Es nehmen aber auch sehr viele Abschläge in Kauf, um vorzeitig vor Erreichen der Regelaltersgrenze in Rente zu gehen. Warum erhöhen
Sie nicht einfach die Abschläge? HEIL Die Abschläge sind mit minus 0,3 Prozent pro Monat des vorzeitigen Ruhestands schon ziemlich hart. Wenn man die in Kauf nimmt, ist das eine persönliche Entscheidung,
die abhängig ist von der Lebenssituation. Das wird so bleiben.
Brauchen wir die weitere Erhöhung des Rentenalters ab 2031?
HEIL Das Rentenalter noch weiter auf 69, 70 oder 75 zu erhöhen, ist falsch und unfair, denn das würde eine reale Rentenkürzung für viele Menschen bedeuten, die einfach nicht so lange arbeiten können. Das würde zulasten der jüngeren Generation gehen, die nach den Babyboomern in Rente geht. Das will ich nicht, und das hat die Ampel im Koalitionsvertrag ausgeschlossen. Das gesetzliche Rentenalter ist im internationalen Vergleich mit 67 Jahren ab 2031 schon sehr hoch.

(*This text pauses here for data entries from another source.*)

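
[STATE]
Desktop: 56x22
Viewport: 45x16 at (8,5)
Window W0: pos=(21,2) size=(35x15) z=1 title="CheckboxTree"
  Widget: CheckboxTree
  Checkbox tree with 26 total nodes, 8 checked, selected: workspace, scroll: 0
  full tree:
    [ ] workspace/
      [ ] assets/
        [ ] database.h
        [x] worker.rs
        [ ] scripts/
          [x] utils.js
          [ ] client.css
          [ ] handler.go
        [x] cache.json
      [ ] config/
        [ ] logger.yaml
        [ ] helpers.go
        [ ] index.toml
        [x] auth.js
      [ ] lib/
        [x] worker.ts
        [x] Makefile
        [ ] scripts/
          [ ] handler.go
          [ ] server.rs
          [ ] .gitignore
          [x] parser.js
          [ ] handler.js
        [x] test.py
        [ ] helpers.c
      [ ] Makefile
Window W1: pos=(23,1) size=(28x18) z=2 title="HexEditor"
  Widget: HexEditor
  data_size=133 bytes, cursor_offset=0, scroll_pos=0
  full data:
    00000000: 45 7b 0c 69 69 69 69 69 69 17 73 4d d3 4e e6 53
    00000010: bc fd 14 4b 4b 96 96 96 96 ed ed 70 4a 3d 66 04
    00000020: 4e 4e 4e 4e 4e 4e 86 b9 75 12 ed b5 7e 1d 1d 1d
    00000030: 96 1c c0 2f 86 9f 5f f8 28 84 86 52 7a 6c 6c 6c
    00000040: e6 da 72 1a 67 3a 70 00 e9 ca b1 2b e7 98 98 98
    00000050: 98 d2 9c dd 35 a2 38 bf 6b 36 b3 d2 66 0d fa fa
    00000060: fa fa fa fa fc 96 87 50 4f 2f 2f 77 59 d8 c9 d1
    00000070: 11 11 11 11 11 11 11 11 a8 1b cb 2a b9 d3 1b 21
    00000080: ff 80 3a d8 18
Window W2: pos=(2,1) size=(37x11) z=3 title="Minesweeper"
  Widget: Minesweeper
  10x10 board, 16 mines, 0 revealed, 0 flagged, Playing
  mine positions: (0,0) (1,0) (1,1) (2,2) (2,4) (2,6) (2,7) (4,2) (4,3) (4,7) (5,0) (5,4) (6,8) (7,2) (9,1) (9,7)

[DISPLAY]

■■■■■                         ┃ 14 4b 4b 9┃  
■■■■■                         ┃ 4e 4e 4e 4┃  
■■■■■                         ┃ c0 2f 86 9┃  
■■■■■                         ┃ 72 1a 67 3┃  
■■■■■                         ┃ 9c dd 35 a┃  
■■■■■                         ┃ fa fa fc 9┃  
━━━━━━━━━━━━━━━━━━━━━━━━━━━━━━┛ 11 11 11 1┃  
             ┃ ┃00000080  ff 80 3a d8 18  ┃  
             ┃ ┃                          ┃  
             ┃ ┃                          ┃  
             ┃ ┃                          ┃  
             ┗━┃                          ┃━━
               ┃                          ┃  
               ┗━━━━━━━━━━━━━━━━━━━━━━━━━━┛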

Wir setzen stattdessen auf flexible Übergänge in den Ruhestand. Das ist vernünftig und fair.
Im Januar wollen Sie ein Rentenpaket vorlegen. Was dürfen sich die Bürger davon erwarten?
HEIL Es geht um stabile Renten und eine solide Finanzierung. Auch die junge Generation soll sich auf die gesetzliche Rente in Zukunft verlassen können. Deshalb werden wir das Rentenniveau dauerhaft sichern, also auch für die Zeit ab 2025. Und wir werden die Beitragsentwicklung vor allem in den 2030er-Jahren abpuffern durch den Aufbau eines Kapitalstocks für die Rentenversicherung. Das sind die beiden Elemente des Rentenpakets II.
Aber der anfängliche Kapitalstock für die geplante Aktienrente ist mit zehn Milliarden Euro lächerlich gering. Wie soll sie je helfen, den drohenden Beitragsanstieg zu verhindern?
HEIL Wir fangen mit zehn Milliarden Euro Startkapital an. Der Finanzminister sieht größere Spielräume und will den Kapitalstock perspektivisch deutlich erhöhen. Das geht grundsätzlich in die richtige Richtung, weil wir dann mit den Erträgen aus dem Kapitalstock in den 2030er-Jahren auch die Beiträge stabilisieren. Aber die entscheidende Schlacht für die Zukunft der Rente wird am Arbeitsmarkt geschlagen. Neben der Mobilisierung inländischer Gruppen brauchen wir viel mehr qualifizierte Zuwanderung. Fachkräftesicherung ist also auch Rentensicherung.
Ihr Koalitionspartner, FDP-Chef und Bundesfinanzminister Lindner, sagt, die Ära des Verteilens sei vorbei. Finden Sie das auch?
HEIL Die Bundesregierung setzt auf wirtschaftliche Modernisierung, damit Deutschland wettbewerbsfähig bleibt. So sichern wir langfristig Wohlstand und Arbeitsplätze. Gleichzeitig sorgen wir für sozialen Fortschritt, also eine gerechtere Verteilung von Chancen und Lasten in der Gesellschaft.